A COCA-COLA executive accused in a whistleblower lawsuit of sham accounting and who oversaw the division that rigged a marketing test to fool Burger King stepped down yesterday.

Tom Moore, president of food service and hospitality at the world's largest beverage maker, will remain at the company to train his successor, Chris Lowe.

"In consideration of recent events in the food service category, he decided the best course of action would be for him to step down," Coke spokesman Dan Schafer said.

The company did not say how long Moore's transition job would last or whether he'd stay with Coke after Lowe takes over.

Moore is named in a lawsuit filed by former Coca-Cola finance manager Matthew Whitley, which accuses the company of sweeping fraud from rigging the 2000 Burger King test in Richmond, Virginia, to flimsy accounting to selling defective machines.

SCHEME

Whitley said Moore, president of Coca-Cola's Fountain Division at the time, knew about the scheme to boost test market sales of Frozen Coke, but didn't tell Burger King about it and refused to fire the executive who oversaw the test.

The suit also accuses Moore of overseeing sham transactions and improper accounting in an attempt to boost sales of a new, high-tech fountain dispenser called iFountain.

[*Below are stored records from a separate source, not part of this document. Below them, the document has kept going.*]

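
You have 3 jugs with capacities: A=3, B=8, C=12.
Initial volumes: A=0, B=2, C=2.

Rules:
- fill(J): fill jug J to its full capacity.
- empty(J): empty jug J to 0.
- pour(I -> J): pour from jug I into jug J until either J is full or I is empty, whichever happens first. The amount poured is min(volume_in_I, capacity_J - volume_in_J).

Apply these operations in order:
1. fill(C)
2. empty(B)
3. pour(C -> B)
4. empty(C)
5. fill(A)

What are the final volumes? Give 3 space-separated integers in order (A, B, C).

Step 1: fill(C) -> (A=0 B=2 C=12)
Step 2: empty(B) -> (A=0 B=0 C=12)
Step 3: pour(C -> B) -> (A=0 B=8 C=4)
Step 4: empty(C) -> (A=0 B=8 C=0)
Step 5: fill(A) -> (A=3 B=8 C=0)

Answer: 3 8 0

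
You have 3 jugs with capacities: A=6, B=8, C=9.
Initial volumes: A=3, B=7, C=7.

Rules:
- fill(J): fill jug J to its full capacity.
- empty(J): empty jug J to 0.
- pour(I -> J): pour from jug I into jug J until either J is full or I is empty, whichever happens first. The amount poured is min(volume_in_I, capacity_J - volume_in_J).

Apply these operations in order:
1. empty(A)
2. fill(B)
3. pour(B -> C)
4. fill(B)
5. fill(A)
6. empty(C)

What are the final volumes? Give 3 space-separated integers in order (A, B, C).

Step 1: empty(A) -> (A=0 B=7 C=7)
Step 2: fill(B) -> (A=0 B=8 C=7)
Step 3: pour(B -> C) -> (A=0 B=6 C=9)
Step 4: fill(B) -> (A=0 B=8 C=9)
Step 5: fill(A) -> (A=6 B=8 C=9)
Step 6: empty(C) -> (A=6 B=8 C=0)

Answer: 6 8 0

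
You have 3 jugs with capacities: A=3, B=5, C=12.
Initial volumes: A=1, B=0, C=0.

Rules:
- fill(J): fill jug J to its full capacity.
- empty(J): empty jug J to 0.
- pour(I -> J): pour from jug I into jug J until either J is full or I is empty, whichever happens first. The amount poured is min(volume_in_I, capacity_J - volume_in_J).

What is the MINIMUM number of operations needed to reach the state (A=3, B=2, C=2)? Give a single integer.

Answer: 6

Derivation:
BFS from (A=1, B=0, C=0). One shortest path:
  1. empty(A) -> (A=0 B=0 C=0)
  2. fill(C) -> (A=0 B=0 C=12)
  3. pour(C -> B) -> (A=0 B=5 C=7)
  4. empty(B) -> (A=0 B=0 C=7)
  5. pour(C -> B) -> (A=0 B=5 C=2)
  6. pour(B -> A) -> (A=3 B=2 C=2)
Reached target in 6 moves.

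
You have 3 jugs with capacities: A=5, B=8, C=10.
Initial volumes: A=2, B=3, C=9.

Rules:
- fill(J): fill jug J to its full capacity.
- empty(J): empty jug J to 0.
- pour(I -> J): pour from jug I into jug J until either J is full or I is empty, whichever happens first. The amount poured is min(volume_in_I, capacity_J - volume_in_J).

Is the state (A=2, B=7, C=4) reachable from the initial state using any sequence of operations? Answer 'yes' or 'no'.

BFS explored all 343 reachable states.
Reachable set includes: (0,0,0), (0,0,1), (0,0,2), (0,0,3), (0,0,4), (0,0,5), (0,0,6), (0,0,7), (0,0,8), (0,0,9), (0,0,10), (0,1,0) ...
Target (A=2, B=7, C=4) not in reachable set → no.

Answer: no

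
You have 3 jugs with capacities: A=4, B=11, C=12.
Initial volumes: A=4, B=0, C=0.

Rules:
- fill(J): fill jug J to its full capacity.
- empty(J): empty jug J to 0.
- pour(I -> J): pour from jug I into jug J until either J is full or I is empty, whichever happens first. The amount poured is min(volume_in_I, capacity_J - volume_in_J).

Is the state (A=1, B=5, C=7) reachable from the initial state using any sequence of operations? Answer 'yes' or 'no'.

Answer: no

Derivation:
BFS explored all 450 reachable states.
Reachable set includes: (0,0,0), (0,0,1), (0,0,2), (0,0,3), (0,0,4), (0,0,5), (0,0,6), (0,0,7), (0,0,8), (0,0,9), (0,0,10), (0,0,11) ...
Target (A=1, B=5, C=7) not in reachable set → no.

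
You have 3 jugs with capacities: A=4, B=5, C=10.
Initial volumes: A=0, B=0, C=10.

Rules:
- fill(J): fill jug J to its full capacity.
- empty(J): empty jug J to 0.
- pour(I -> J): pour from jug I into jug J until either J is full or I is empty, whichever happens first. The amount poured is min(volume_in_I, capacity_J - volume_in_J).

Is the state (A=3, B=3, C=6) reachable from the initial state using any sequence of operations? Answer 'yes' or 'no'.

Answer: no

Derivation:
BFS explored all 222 reachable states.
Reachable set includes: (0,0,0), (0,0,1), (0,0,2), (0,0,3), (0,0,4), (0,0,5), (0,0,6), (0,0,7), (0,0,8), (0,0,9), (0,0,10), (0,1,0) ...
Target (A=3, B=3, C=6) not in reachable set → no.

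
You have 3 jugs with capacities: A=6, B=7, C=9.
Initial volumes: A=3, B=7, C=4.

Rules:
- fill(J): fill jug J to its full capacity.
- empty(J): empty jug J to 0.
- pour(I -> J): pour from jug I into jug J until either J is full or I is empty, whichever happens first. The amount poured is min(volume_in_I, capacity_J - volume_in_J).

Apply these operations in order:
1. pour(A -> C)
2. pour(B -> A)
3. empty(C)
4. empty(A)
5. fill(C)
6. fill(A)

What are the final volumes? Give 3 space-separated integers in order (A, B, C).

Step 1: pour(A -> C) -> (A=0 B=7 C=7)
Step 2: pour(B -> A) -> (A=6 B=1 C=7)
Step 3: empty(C) -> (A=6 B=1 C=0)
Step 4: empty(A) -> (A=0 B=1 C=0)
Step 5: fill(C) -> (A=0 B=1 C=9)
Step 6: fill(A) -> (A=6 B=1 C=9)

Answer: 6 1 9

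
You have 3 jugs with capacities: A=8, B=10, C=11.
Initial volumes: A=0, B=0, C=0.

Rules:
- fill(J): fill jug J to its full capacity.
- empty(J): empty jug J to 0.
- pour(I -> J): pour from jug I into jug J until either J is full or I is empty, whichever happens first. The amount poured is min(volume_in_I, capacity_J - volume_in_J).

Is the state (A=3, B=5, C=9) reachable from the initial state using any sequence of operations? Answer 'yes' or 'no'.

BFS explored all 558 reachable states.
Reachable set includes: (0,0,0), (0,0,1), (0,0,2), (0,0,3), (0,0,4), (0,0,5), (0,0,6), (0,0,7), (0,0,8), (0,0,9), (0,0,10), (0,0,11) ...
Target (A=3, B=5, C=9) not in reachable set → no.

Answer: no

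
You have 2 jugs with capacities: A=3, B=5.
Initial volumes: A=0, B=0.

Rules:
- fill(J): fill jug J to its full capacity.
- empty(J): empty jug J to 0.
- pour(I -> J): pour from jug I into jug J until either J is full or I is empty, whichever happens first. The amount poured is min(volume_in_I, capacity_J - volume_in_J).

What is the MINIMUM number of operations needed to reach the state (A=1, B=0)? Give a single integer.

BFS from (A=0, B=0). One shortest path:
  1. fill(A) -> (A=3 B=0)
  2. pour(A -> B) -> (A=0 B=3)
  3. fill(A) -> (A=3 B=3)
  4. pour(A -> B) -> (A=1 B=5)
  5. empty(B) -> (A=1 B=0)
Reached target in 5 moves.

Answer: 5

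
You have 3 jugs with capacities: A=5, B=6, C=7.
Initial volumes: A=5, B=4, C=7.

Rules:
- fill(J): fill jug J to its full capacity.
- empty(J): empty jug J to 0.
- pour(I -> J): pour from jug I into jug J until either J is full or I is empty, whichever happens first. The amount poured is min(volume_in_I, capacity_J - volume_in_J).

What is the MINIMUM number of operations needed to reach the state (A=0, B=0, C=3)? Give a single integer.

BFS from (A=5, B=4, C=7). One shortest path:
  1. empty(C) -> (A=5 B=4 C=0)
  2. pour(A -> B) -> (A=3 B=6 C=0)
  3. empty(B) -> (A=3 B=0 C=0)
  4. pour(A -> C) -> (A=0 B=0 C=3)
Reached target in 4 moves.

Answer: 4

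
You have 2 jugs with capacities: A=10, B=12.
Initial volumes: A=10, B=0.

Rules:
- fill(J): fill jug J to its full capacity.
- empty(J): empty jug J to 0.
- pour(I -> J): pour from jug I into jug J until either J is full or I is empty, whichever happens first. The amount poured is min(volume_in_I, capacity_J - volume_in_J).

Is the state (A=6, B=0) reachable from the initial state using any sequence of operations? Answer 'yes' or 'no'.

BFS from (A=10, B=0):
  1. pour(A -> B) -> (A=0 B=10)
  2. fill(A) -> (A=10 B=10)
  3. pour(A -> B) -> (A=8 B=12)
  4. empty(B) -> (A=8 B=0)
  5. pour(A -> B) -> (A=0 B=8)
  6. fill(A) -> (A=10 B=8)
  7. pour(A -> B) -> (A=6 B=12)
  8. empty(B) -> (A=6 B=0)
Target reached → yes.

Answer: yes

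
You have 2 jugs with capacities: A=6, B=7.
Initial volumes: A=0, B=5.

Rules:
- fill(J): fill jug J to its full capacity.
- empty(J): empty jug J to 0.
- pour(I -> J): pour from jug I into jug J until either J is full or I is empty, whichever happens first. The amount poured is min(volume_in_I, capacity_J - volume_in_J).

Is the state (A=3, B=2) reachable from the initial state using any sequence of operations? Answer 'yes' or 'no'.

BFS explored all 26 reachable states.
Reachable set includes: (0,0), (0,1), (0,2), (0,3), (0,4), (0,5), (0,6), (0,7), (1,0), (1,7), (2,0), (2,7) ...
Target (A=3, B=2) not in reachable set → no.

Answer: no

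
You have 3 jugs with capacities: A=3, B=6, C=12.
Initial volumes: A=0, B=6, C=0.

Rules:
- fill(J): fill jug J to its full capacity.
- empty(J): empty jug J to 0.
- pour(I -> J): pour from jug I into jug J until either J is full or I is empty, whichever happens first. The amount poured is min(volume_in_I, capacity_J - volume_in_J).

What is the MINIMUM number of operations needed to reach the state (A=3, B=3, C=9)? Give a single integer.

Answer: 4

Derivation:
BFS from (A=0, B=6, C=0). One shortest path:
  1. fill(C) -> (A=0 B=6 C=12)
  2. pour(B -> A) -> (A=3 B=3 C=12)
  3. empty(A) -> (A=0 B=3 C=12)
  4. pour(C -> A) -> (A=3 B=3 C=9)
Reached target in 4 moves.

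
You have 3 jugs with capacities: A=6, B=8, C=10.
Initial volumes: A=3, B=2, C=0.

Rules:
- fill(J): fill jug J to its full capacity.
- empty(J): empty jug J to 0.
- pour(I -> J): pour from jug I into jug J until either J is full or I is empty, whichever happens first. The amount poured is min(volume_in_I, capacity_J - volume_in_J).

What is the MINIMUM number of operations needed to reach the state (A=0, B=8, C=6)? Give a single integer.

Answer: 3

Derivation:
BFS from (A=3, B=2, C=0). One shortest path:
  1. fill(A) -> (A=6 B=2 C=0)
  2. fill(B) -> (A=6 B=8 C=0)
  3. pour(A -> C) -> (A=0 B=8 C=6)
Reached target in 3 moves.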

Coca-Cola has denied most of the charges but conceded that some employees improperly influenced the marketing test, which persuaded Burger King to invest $65 million in Frozen Coke.

Coca-Cola has offered Burger King restaurant operators more than $21 million in response to the test allegations and has asked a judge to dismiss Whitley's lawsuit.

Federal prosecutors have begun a criminal investigation into the allegations. The Securities and Exchange Commission has also initiated an informal probe.